USA TODAY
They're sort of like the keepers of TV's fictional X Files
Alien statues posed outside a flying saucer are the centerpiece exhibit at the International UFO Museum in Roswell, N.M.
By Jayne Clark, USA TODAY
A loosely formed group of scientists around the world called Search for Extraterrestrial Intelligence, or SETI, is regularly monitoring the heavens in hopes of catching any trace of communication from aliens, according to the BBC. The group is made up of about 2 dozen scientists who watch signals coming in from the world's largest radio telescopes, according to the news organization.
If any of the telescopes were to detect any sort of unusual signal from the cosmos, the signal would have to be confirmed by other telescopes, Seth Shostak, SETI's principal astronomer, tells the BBC. This would take about a week, he says. The news would likely travel quickly, he adds.
"In all that time, you can be sure people are e-mailing boyfriends and girlfriends, writing on their blogs," Shostak tells the BBC. "The word will be out there."
All in the SETI community agree that if aliens reach out to Earth, that Earth should respond, according to the BBC. But the scientists don't agree on what to say or how to say it.

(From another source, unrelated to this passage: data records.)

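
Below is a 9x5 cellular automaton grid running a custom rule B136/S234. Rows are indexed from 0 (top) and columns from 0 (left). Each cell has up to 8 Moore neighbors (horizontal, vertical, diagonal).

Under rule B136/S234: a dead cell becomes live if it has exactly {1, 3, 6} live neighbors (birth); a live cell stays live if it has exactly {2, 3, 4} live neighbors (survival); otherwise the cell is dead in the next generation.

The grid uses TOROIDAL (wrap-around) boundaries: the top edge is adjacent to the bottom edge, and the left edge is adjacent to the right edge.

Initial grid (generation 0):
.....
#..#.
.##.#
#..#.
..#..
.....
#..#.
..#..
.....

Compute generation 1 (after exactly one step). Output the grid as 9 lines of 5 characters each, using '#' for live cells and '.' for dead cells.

Answer: ####.
#####
.##.#
#..##
#....
#....
.....
#....
.###.

Derivation:
Simulating step by step:
Generation 0 (given above): 11 live cells
Generation 1: 21 live cells
(generation 1 grid is the final answer)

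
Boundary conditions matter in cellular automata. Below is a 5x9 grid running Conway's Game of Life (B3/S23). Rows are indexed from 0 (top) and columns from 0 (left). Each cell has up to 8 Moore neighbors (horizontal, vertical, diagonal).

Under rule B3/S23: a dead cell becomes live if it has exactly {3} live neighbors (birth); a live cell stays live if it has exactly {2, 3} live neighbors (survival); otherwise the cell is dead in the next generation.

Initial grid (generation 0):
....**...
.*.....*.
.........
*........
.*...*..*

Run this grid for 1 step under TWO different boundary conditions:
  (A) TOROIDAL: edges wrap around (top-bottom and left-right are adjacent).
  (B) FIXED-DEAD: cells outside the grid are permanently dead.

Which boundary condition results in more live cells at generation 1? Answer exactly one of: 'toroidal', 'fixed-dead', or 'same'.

Answer: toroidal

Derivation:
Under TOROIDAL boundary, generation 1:
*...***..
.........
.........
*........
*...**...
Population = 8

Under FIXED-DEAD boundary, generation 1:
.........
.........
.........
.........
.........
Population = 0

Comparison: toroidal=8, fixed-dead=0 -> toroidal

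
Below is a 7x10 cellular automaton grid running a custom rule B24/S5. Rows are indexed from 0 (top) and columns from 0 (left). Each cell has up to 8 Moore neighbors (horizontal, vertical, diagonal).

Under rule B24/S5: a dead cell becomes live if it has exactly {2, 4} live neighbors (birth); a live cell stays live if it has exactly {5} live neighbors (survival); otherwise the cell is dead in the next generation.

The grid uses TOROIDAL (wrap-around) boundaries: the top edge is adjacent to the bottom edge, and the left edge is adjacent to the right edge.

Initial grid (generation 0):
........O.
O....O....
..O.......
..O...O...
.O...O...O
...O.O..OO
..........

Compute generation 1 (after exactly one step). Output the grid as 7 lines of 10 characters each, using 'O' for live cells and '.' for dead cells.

Simulating step by step:
Generation 0 (given above): 13 live cells
Generation 1: 15 live cells
(generation 1 grid is the final answer)

Answer: .........O
.O.......O
...O.OO...
O..O.O....
...O...O..
..O...O...
....O..O..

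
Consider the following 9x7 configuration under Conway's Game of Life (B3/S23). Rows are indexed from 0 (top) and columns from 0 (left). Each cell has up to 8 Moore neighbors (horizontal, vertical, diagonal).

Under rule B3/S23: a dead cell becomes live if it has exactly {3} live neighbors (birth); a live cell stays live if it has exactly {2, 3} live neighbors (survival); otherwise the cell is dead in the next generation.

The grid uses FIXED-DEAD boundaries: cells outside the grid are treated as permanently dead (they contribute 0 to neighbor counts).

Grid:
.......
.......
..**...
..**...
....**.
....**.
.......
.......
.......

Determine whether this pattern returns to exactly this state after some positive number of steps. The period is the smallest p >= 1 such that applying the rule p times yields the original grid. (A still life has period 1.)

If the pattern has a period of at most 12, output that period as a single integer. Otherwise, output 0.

Answer: 2

Derivation:
Simulating and comparing each generation to the original:
Gen 0 (original, given above): 8 live cells
Gen 1: 6 live cells, differs from original
Gen 2: 8 live cells, MATCHES original -> period = 2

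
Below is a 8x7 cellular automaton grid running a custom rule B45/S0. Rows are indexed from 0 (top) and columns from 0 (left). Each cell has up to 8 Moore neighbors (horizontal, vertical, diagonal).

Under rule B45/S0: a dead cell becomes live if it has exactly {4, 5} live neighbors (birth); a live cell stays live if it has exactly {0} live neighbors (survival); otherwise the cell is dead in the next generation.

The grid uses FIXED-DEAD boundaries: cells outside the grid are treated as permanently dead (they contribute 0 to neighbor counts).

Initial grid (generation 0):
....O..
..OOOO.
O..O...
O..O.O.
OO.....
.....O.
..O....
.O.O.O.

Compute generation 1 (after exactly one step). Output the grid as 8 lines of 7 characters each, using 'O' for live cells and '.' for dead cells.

Answer: ...O...
.......
..O....
.O...O.
.......
.....O.
.......
.....O.

Derivation:
Simulating step by step:
Generation 0 (given above): 17 live cells
Generation 1: 6 live cells
(generation 1 grid is the final answer)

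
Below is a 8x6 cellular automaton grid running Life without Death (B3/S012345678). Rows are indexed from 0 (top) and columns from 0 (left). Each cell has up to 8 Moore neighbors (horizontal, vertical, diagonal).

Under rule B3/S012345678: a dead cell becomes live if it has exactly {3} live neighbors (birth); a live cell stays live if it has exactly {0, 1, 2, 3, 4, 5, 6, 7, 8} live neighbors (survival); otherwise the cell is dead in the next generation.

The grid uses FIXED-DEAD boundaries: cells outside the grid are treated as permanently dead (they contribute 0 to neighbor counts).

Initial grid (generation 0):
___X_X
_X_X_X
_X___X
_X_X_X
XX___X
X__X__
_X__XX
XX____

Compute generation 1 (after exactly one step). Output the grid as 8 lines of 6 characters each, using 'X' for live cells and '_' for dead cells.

Answer: __XX_X
_X_X_X
XX___X
_X_X_X
XX___X
X_XX_X
_XX_XX
XX____

Derivation:
Simulating step by step:
Generation 0 (given above): 20 live cells
Generation 1: 25 live cells
(generation 1 grid is the final answer)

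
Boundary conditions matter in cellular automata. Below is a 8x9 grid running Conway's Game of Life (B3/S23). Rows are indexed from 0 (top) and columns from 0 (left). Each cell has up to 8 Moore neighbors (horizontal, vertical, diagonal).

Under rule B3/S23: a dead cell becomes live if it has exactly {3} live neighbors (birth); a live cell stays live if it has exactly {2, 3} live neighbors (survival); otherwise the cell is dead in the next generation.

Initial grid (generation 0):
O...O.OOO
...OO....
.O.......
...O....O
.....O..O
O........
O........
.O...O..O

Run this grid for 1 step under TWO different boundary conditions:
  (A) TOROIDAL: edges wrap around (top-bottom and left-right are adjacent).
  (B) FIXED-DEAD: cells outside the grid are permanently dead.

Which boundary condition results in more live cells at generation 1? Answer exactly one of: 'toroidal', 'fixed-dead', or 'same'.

Under TOROIDAL boundary, generation 1:
O..OO.OOO
O..OOO.OO
..OOO....
O........
O.......O
O.......O
OO......O
.O...OO..
Population = 26

Under FIXED-DEAD boundary, generation 1:
...OOO.O.
...OOO.O.
..OOO....
.........
.........
.........
OO.......
.........
Population = 13

Comparison: toroidal=26, fixed-dead=13 -> toroidal

Answer: toroidal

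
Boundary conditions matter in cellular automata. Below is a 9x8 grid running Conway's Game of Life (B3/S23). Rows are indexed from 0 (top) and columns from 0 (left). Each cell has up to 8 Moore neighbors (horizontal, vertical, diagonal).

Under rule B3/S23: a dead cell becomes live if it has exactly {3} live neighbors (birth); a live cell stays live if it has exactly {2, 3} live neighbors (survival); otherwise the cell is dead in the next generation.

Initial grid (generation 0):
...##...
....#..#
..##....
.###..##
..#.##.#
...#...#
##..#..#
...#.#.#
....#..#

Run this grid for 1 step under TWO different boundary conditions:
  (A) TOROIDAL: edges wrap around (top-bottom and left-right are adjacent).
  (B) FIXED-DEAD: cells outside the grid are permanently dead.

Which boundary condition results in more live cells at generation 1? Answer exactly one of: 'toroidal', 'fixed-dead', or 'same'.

Answer: toroidal

Derivation:
Under TOROIDAL boundary, generation 1:
...###..
..#.#...
##..#.##
##...###
.#..##.#
.###.#.#
..###..#
...#.#.#
.....##.
Population = 33

Under FIXED-DEAD boundary, generation 1:
...##...
..#.#...
.#..#.##
.#...###
.#..##.#
.###.#.#
..###..#
...#.#.#
....#.#.
Population = 30

Comparison: toroidal=33, fixed-dead=30 -> toroidal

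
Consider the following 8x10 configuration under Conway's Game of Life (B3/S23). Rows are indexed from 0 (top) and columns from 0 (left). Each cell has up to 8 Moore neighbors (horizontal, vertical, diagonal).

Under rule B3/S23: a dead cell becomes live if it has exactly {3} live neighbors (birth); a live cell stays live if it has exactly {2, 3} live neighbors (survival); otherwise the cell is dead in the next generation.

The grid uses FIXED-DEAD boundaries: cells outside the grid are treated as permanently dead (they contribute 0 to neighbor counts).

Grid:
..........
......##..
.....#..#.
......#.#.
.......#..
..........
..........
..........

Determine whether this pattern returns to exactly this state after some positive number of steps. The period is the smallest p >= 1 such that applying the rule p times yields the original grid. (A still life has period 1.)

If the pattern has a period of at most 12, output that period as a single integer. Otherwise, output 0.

Answer: 1

Derivation:
Simulating and comparing each generation to the original:
Gen 0 (original, given above): 7 live cells
Gen 1: 7 live cells, MATCHES original -> period = 1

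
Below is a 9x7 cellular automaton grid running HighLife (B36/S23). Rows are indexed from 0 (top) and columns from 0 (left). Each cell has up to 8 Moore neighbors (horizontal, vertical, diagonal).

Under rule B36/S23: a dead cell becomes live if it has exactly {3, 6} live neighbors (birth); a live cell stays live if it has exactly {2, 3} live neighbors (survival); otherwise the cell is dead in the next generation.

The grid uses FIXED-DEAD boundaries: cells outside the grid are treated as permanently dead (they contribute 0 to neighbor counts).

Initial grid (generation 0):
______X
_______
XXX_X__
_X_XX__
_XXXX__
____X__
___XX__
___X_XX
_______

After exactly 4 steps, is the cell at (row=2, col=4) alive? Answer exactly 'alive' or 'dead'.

Simulating step by step:
Generation 0 (given above): 18 live cells
Generation 1: 13 live cells
_______
_X_____
XXX_X__
_____X_
_X___X_
___X_X_
___X___
___X_X_
_______
Generation 2: 16 live cells
_______
XXX____
XXX____
X_X_XX_
_____XX
__X____
__XX___
____X__
_______
Generation 3: 19 live cells
_X_____
X_X____
_______
X_XXXXX
_X_XXXX
__XX___
__XX___
___X___
_______
Generation 4: 16 live cells
_X_____
_X_____
__X_XX_
_XX___X
_XX___X
_X___X_
____X__
__XX___
_______

Cell (2,4) at generation 4: 1 -> alive

Answer: alive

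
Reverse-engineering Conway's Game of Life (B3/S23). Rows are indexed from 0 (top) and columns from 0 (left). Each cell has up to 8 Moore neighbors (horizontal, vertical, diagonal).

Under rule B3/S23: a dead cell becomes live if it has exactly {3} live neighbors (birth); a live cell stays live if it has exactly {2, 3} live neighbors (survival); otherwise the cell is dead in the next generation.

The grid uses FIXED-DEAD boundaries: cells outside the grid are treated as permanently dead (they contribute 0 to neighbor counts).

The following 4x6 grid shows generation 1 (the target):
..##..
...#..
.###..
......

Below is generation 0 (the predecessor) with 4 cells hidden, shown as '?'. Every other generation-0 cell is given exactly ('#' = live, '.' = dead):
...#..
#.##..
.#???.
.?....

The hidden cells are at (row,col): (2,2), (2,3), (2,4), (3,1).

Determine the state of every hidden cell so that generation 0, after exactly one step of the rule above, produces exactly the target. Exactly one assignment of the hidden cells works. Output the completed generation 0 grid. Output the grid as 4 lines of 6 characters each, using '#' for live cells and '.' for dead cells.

Answer: ...#..
#.##..
.##...
......

Derivation:
Hidden generation-0 cells (in order): (2,2), (2,3), (2,4), (3,1).
A hidden cell only influences target cells in its own 3x3 neighborhood. Try each of the 2^4 = 16 assignments, step the completed generation 0 forward once under B3/S23, and compare with the target:
  (2,2)=. (2,3)=. (2,4)=. (3,1)=. -> step gives (1,1)='#' but target has '.' -> reject
  (2,2)=. (2,3)=. (2,4)=. (3,1)=# -> step gives (1,1)='#' but target has '.' -> reject
  (2,2)=. (2,3)=. (2,4)=# (3,1)=. -> step gives (1,1)='#' but target has '.' -> reject
  (2,2)=. (2,3)=. (2,4)=# (3,1)=# -> step gives (1,1)='#' but target has '.' -> reject
  (2,2)=. (2,3)=# (2,4)=. (3,1)=. -> step gives (1,1)='#' but target has '.' -> reject
  (2,2)=. (2,3)=# (2,4)=. (3,1)=# -> step gives (1,1)='#' but target has '.' -> reject
  (2,2)=. (2,3)=# (2,4)=# (3,1)=. -> step gives (1,1)='#' but target has '.' -> reject
  (2,2)=. (2,3)=# (2,4)=# (3,1)=# -> step gives (1,1)='#' but target has '.' -> reject
  (2,2)=# (2,3)=. (2,4)=. (3,1)=. -> step reproduces the target at every cell -> ACCEPT
  (2,2)=# (2,3)=. (2,4)=. (3,1)=# -> step gives (2,0)='#' but target has '.' -> reject
  (2,2)=# (2,3)=. (2,4)=# (3,1)=. -> step gives (1,3)='.' but target has '#' -> reject
  (2,2)=# (2,3)=. (2,4)=# (3,1)=# -> step gives (1,3)='.' but target has '#' -> reject
  (2,2)=# (2,3)=# (2,4)=. (3,1)=. -> step gives (1,3)='.' but target has '#' -> reject
  (2,2)=# (2,3)=# (2,4)=. (3,1)=# -> step gives (1,3)='.' but target has '#' -> reject
  (2,2)=# (2,3)=# (2,4)=# (3,1)=. -> step gives (1,3)='.' but target has '#' -> reject
  (2,2)=# (2,3)=# (2,4)=# (3,1)=# -> step gives (1,3)='.' but target has '#' -> reject
Unique solution: (2,2)=live, (2,3)=dead, (2,4)=dead, (3,1)=dead.
Check: live-neighbor counts of every cell in the completed generation 0:
123220
144320
233310
122100
Applying B3/S23 to generation 0 with these counts gives:
..##..
...#..
.###..
......
which matches the target exactly.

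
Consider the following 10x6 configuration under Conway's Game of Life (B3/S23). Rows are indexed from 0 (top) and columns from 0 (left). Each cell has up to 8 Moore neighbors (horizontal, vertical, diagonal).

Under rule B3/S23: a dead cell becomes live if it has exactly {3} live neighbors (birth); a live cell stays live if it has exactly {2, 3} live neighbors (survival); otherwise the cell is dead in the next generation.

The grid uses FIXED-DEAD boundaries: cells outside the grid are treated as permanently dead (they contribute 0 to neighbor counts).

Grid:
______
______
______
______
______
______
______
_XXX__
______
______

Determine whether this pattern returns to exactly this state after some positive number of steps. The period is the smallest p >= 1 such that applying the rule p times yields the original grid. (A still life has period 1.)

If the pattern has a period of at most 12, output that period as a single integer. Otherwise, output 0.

Simulating and comparing each generation to the original:
Gen 0 (original, given above): 3 live cells
Gen 1: 3 live cells, differs from original
Gen 2: 3 live cells, MATCHES original -> period = 2

Answer: 2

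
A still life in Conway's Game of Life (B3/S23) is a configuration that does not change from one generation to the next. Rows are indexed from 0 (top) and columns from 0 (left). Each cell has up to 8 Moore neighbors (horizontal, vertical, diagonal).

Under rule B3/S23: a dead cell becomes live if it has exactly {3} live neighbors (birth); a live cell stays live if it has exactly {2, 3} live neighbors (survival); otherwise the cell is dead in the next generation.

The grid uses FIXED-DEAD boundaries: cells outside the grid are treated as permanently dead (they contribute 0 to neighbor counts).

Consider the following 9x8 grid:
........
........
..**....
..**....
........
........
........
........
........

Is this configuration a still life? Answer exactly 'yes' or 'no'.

Compute generation 1 and compare to generation 0 (given above):
Generation 1:
........
........
..**....
..**....
........
........
........
........
........
The grids are IDENTICAL -> still life.

Answer: yes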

"When we're dealing with an alien mind - what they might appreciate, what they might regard as interesting or beautiful or ugly - will be so much tied to their neural architecture that we really couldn't guess," says Paul Davies of Arizona State University, who heads up the SETI Post-Detection Task Group. "So the only thing that we've got in common has got to be at a mathematics and physics level."